После того как я написал имя, могильщик довольно долго в него вглядывался, потом аккуратно сложил лист бумаги, сунул в карман куртки — и ушел.

Теперь и в самом деле было слишком поздно, чтобы ехать в Гету. Кроме того, меня настолько выбила из колеи нарочитая случайность этой встречи — ненужной, как могло показаться, и все же очень коварной, — что я не испытывал ни малейшего желания вступать сегодня в беседу с юристом.

«Новорождённый мальчик получит имя Роберт, — думал я, — в этом, возможно, и состоит подлинный, хотя и малозначимый смысл только что состоявшейся встречи. Но ведь именно от меня зависит, станет ли это для младенца значимым: я могу сделать подарок к его крещению. Необычный подарок».

— — — — — — — — — — — — — — — — — —

Я — больше по дурацкой добросовестности, нежели чувствуя такую потребность — описал в моей тетради и эту встречу. У меня достаточно жизненного опыта, чтобы знать: нужно проявлять особую осторожность, когда отец судьбы, Случай, заявляет о себе столь навязчиво. Но я не хочу чрезмерно обременять свой дух гробовщиком и его делами. Завтра с утра, очень рано, я поеду в Гету, чтобы ускользнуть от других посланцев Провидения, которые могли бы мне помешать.

Сегодня я больше не стану работать. Я лягу в постель, буду понемногу прихлебывать вино из бутылки… и засну, смягчив и заземлив свой дух, посреди чистейшего наслаждения. Я хочу лежать в собственной постели и быть счастливым.

* * *

Моя деловая встреча с адвокатом Еркингом носила совершенно безличный характер. Я стыдился некоторых пунктов своего завещания, потому что они не соответствовали его ожиданиям. Он не бог весть какой юрист. Он занимается преимущественно тем, что устраивает аукционные распродажи домашнего имущества и скота и помогает крестьянам продавать хутора или брать ипотечную ссуду. — Господин Еркинг никаких возражений не выдвигал, только спрашивал каждый раз: «Вы действительно так хотите? — Ну хорошо». Он наверняка заподозрил меня в непристойном поведении, когда услышал, что недавно родившийся ребенок, Роберт Сандагер, должен получить часть моего наследства. — Мало-помалу, пользуясь плохим канцелярским языком, секретарша адвоката перенесла текст завещания на бумагу. Я подписал этот важный документ, и свидетели тоже поставили свои подписи.

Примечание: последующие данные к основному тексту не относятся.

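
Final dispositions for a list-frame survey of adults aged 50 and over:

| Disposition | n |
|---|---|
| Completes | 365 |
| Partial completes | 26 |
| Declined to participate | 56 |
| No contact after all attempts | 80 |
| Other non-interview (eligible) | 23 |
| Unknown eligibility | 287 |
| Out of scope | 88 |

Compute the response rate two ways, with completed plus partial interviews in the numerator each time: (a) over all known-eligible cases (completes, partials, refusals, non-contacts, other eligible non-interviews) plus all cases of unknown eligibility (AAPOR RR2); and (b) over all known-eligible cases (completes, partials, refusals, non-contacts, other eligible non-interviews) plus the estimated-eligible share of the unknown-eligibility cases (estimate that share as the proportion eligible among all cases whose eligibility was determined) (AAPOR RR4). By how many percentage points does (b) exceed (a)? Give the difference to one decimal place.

Top → 365 + 26 = 391
Denom → 365 + 26 + 56 + 80 + 23 + 287 = 837
RR2 = 391 / 837 = 0.4671
Known eligible → 365 + 26 + 56 + 80 + 23 = 550
e = 550 / (550 + 88) = 550 / 638 = 0.8621
e × U → 0.8621 × 287 = 247.42
Denom → 550 + 247.42 = 797.42
RR4 = 391 / 797.42 = 0.4903
Difference = 49.03 − 46.71 = 2.32 percentage points

2.3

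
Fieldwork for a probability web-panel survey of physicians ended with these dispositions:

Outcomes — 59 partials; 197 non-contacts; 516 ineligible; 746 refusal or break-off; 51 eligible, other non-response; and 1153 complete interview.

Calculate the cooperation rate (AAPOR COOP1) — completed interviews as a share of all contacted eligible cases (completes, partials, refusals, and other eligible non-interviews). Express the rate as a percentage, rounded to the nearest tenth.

Numerator = 1153
Base = 1153 + 59 + 746 + 51 = 2009
COOP1 = 1153 / 2009 = 0.5739

57.4%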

Покончив с делами, я не устоял перед соблазном: проехать по великолепной уединенной дороге до Ротны. Я был радостным и голодным, и меня радовала перспектива хорошего обеда в отеле «Ротна». Небо опять заволоклось тучами. Под этой тяжелой серой пеленой ландшафт преобразился. Он напоминал теперь одного-единственного гигантского тяжело дышащего зверя. Я чувствовал порывистость исходящего от него дыхания. Воздух стоял так тихо, что казалось: молчание проистекает из печали, естественной для всего живого; но уже в ближайшее мгновение оно должно взорваться — визгом или реальными плюхающимися дождевыми каплями.